Chrome ships a new milestone (major version) to the stable channel every four weeks. The new milestone is developed on main for four weeks (beginning on branch point for the previous milestone) before the milestone's branch is cut, which is then stabilized for six weeks before being shipped to stable.
Chrome also maintains every other milestone branch for four additional weeks by backporting important security fixes to create an extended stable channel, where a new milestone is shipped every eight weeks. During the first four weeks of this milestone, both stable and extended stable are shipped identical releases; see the channel lifecycle to learn more. The extended stable channel is only available to enterprises, who can enable it via enterprise policies.
Biweekly updates (called refreshes) are shipped to both the stable and extended stable channels to deploy security fixes and keep Chrome's patch gap short. Selected regression fixes may also be included in stable channel refreshes, but not extended stable refreshes.
The diagram below shows when our different development checkpoints occur as a milestone proceeds through our release cycle:
All new features planned to launch in this milestone should be code complete (all primary functionality implemented) by feature freeze. Features which are not code complete by feature freeze should be punted to the following milestone.
The branch generated by the daily canary created at branch point is designated as the milestone branch, which is then stabilized over the following six weeks. All strings should be landed by branch point, and all beta blocking bugs should be addressed as well.

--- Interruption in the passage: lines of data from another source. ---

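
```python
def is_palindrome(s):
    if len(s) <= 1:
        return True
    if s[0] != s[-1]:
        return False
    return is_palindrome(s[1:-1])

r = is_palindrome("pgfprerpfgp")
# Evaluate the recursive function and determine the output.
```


is_palindrome("pgfprerpfgp")
"pgfprerpfgp": s[0]='p' == s[-1]='p' -> is_palindrome("gfprerpfg")
"gfprerpfg": s[0]='g' == s[-1]='g' -> is_palindrome("fprerpf")
"fprerpf": s[0]='f' == s[-1]='f' -> is_palindrome("prerp")
"prerp": s[0]='p' == s[-1]='p' -> is_palindrome("rer")
"rer": s[0]='r' == s[-1]='r' -> is_palindrome("e")
"e": len <= 1 -> True
= True


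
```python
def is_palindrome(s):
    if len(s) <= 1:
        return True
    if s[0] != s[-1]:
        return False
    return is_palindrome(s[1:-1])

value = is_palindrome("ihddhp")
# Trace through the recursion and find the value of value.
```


is_palindrome("ihddhp")
"ihddhp": s[0]='i' != s[-1]='p' -> False
= False


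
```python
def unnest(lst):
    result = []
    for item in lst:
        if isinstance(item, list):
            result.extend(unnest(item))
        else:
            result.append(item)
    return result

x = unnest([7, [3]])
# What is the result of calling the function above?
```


unnest([7, [3]])
Processing each element:
  7 is not a list -> append 7
  [3] is a list -> unnest recursively -> [3]
= [7, 3]


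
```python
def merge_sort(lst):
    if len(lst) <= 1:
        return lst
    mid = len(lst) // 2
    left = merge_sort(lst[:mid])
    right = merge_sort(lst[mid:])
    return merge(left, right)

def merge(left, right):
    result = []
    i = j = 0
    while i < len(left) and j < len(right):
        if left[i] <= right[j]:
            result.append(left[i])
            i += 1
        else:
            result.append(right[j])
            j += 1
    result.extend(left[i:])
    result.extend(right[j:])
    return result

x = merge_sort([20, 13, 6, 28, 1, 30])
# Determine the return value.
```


merge_sort([20, 13, 6, 28, 1, 30])
Split into [20, 13, 6] and [28, 1, 30]
Left sorted: [6, 13, 20]
Right sorted: [1, 28, 30]
Merge [6, 13, 20] and [1, 28, 30]
= [1, 6, 13, 20, 28, 30]


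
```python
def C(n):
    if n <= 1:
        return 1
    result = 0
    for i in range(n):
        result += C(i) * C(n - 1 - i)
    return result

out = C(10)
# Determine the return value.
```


C(10)
= sum of C(i) * C(10-1-i) for i in 0..9
First compute sub-values bottom-up:
  C(0) = 1, C(1) = 1
  C(2) = 1*1 + 1*1 = 2
  C(3) = 1*2 + 1*1 + 2*1 = 5
  C(4) = 1*5 + 1*2 + 2*1 + 5*1 = 14
  C(5) = 1*14 + 1*5 + 2*2 + 5*1 + 14*1 = 42
  C(6) = 1*42 + 1*14 + 2*5 + 5*2 + 14*1 + 42*1 = 132
  C(7) = 1*132 + 1*42 + 2*14 + 5*5 + 14*2 + 42*1 + 132*1 = 429
  C(8) = 1*429 + 1*132 + 2*42 + 5*14 + 14*5 + 42*2 + 132*1 + 429*1 = 1430
  C(9) = 1*1430 + 1*429 + 2*132 + 5*42 + 14*14 + 42*5 + 132*2 + 429*1 + 1430*1 = 4862
Now C(10):
  C(0)*C(9) = 1*4862 = 4862
  C(1)*C(8) = 1*1430 = 1430
  C(2)*C(7) = 2*429 = 858
  C(3)*C(6) = 5*132 = 660
  C(4)*C(5) = 14*42 = 588
  C(5)*C(4) = 42*14 = 588
  C(6)*C(3) = 132*5 = 660
  C(7)*C(2) = 429*2 = 858
  C(8)*C(1) = 1430*1 = 1430
  C(9)*C(0) = 4862*1 = 4862
= 4862 + 1430 + 858 + 660 + 588 + 588 + 660 + 858 + 1430 + 4862
= 16796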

Please consider these guidelines when landing code around branch point.
After two weeks of stabilization, the new milestone is shipped to the beta channel for the first time. A new build is shipped to beta each following week for three additional weeks so that the release spends four weeks total in the beta channel.
Stable cut is the day that our stable release candidate build will be generated. This build is then shipped to beta to gather user feedback for one week. Any changes that land after stable cut may or may not be included in the stable release, and thus all stable blocking issues must be fixed by stable cut.
After four weeks in the beta channel, the new milestone is shipped to the stable channel for the first time. The rollout is staged over time so that any early issues that arise can be addressed before they reach all users. The new release generally reaches all users within one to two weeks unless major issues arise that cannot be addressed quickly.
The stable and extended stable channels are refreshed every two weeks. These refreshes typically contain important security fixes as well as any urgent regression fixes that may be available at the discretion of the release team.
The diagram below shows how different milestones proceed through Chrome's different release channels:
The diagram below shows the lifespan of each milestone branch:
While a milestone branch is active, branch infrastructure (e.g. branch CQ) will be kept active, and important security fixes will be considered for backport. An endpoint which describes currently active branches and their respective channels is under consideration, and if built will be available ahead of launch of the new extended stable channel and the four week release cycle.